La démission du ministre ne suffit pas à calmer les protestations qui ont déjà fait 19 morts en Colombie

La démission du ministre colombien des Finances, Alberto Carrasquilla, lundi, a marqué le sixième jour des manifestations contre la réforme fiscale du gouvernement, déjà retirée, au cours desquelles, selon le bureau du médiateur, au moins 19 personnes sont mortes et quelque 800 personnes ont été blessées.
Carrasquilla, qui était en poste depuis le 7 août 2018, date du début du mandat du président Iván Duque, est devenu le méchant de la crise actuelle en raison de la dureté de l'échec du projet de réforme fiscale, qui a été l'étincelle qui a mis le feu aux manifestations de la semaine dernière.
Cette initiative a particulièrement touché les classes moyennes et inférieures en élargissant l'assiette fiscale et en imposant une TVA de 19 % sur les services publics.
Pour le remplacer, Duque a nommé José Manuel Restrepo, un économiste et un universitaire qui est également aux côtés du président depuis le début de son gouvernement, comme nouveau ministre des Finances.
Les mobilisations sociales qui ont commencé en novembre 2019 pour protester contre la politique économique de Duque sont réapparues avec force la semaine dernière après une interruption de plus d'un an en raison de la pandémie de COVID-19 qui a appauvri des milliers de familles colombiennes, et le déclencheur a été le projet de réforme fiscale controversé.
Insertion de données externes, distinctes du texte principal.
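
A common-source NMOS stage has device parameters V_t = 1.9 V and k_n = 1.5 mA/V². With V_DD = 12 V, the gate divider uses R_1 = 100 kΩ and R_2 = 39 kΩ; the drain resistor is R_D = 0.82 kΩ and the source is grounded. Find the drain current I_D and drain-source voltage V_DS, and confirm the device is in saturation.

V_G = V_DD·R_2/(R_1+R_2) = 12×39/139 = 3.37 V. With the source grounded, V_GS = V_G = 3.37 V.
Assume saturation: I_D = (k_n/2)(V_GS − V_t)² = (1.5/2)×(3.37 − 1.9)² = 0.75×1.47² = 1.61 mA.
V_DS = V_DD − I_D·R_D = 12 − 1.61×0.82 = 10.7 V.
Saturation requires V_DS ≥ V_GS − V_t = 1.47 V; 10.7 ≥ 1.47 ✓.

I_D ≈ 1.6 mA, V_DS ≈ 11 V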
Selon le rapport du bureau du médiateur, 19 personnes sont mortes pendant les manifestations, 18 civils et un policier, et il évalue et classe actuellement 140 plaintes qui comprennent des informations sur les morts, les disparus, les abus policiers et les blessés.
Cependant, des organisations sociales ont publié des rapports indiquant que le nombre de victimes est encore plus élevé que celui du bureau du médiateur.
L'ONG Temblores, qui documente les violences policières, a indiqué qu'entre le 28 avril et aujourd'hui, elle a recensé "26 victimes de violences homicides de la part de la police".
Elle a également fait état de "142 victimes de violences physiques", 761 détentions arbitraires, 17 victimes d'"agression au regard", neuf victimes de violences sexuelles et "56 plaintes pour disparitions dans le cadre de la mobilisation".

Depuis le début des manifestations, la situation la plus difficile est vécue à Cali, capitale du département du Valle del Cauca et principale ville du sud-ouest de la Colombie, où règne l'incertitude en raison de la violence policière, des émeutes et des blocages, qui provoquent des pénuries de nourriture et de carburant.
L'un des moments les plus difficiles de la journée a eu lieu dans un secteur connu sous le nom de La Luna, dans le sud de la ville, où les manifestants ont engagé une bataille rangée avec des membres de l'escouade mobile anti-émeute de la police (Esmad).
La situation critique a été enregistrée par un photographe connu sous le nom de Jahfrann, qui, dans un flux Instagram en direct, s'est connecté avec des personnalités latino-américaines comme le chanteur portoricain Residente et le conférencier mexicain Daniel Habif pour leur montrer ce qui se passait à La Luna.
Les manifestations ont également entraîné la destruction de dizaines d'entreprises et ont paralysé la vie à Cali.
Les images des longues files d'attente pour le carburant et des rayons de nourriture vides sur certains marchés et dans certains magasins ont mis les autorités sur les dents alors qu'elles cherchent une solution à un problème qui n'est pas encore critique mais qui se développe rapidement.
Même l'Aéronautique civile de Colombie a temporairement restreint lundi les opérations de l'aéroport Alfonso Bonilla Aragon, qui dessert Cali, par les manifestations qui constituent la pire crise du gouvernement de Duque.

Les Colombiens sont également sortis pour protester dans d'autres villes comme Bogota, Medellin, Barranquilla, Bucaramanga et Manizales, au cours de journées marquées par de nouveaux troubles.
Dans la capitale colombienne, des centaines de personnes se sont rassemblées devant le condominium où le président Duque a sa résidence privée pour exprimer leur mécontentement à l'égard du gouvernement.

Outre Cali, des violences ont eu lieu à Barranquilla, capitale du département caribéen de l'Atlántico, où des pillages de supermarchés et des affrontements avec les forces de sécurité ont eu lieu.
Les syndicats et les organisations sociales à l'origine de la manifestation ont appelé à une nouvelle journée de "grève nationale" qui aura lieu le mercredi 5 mai.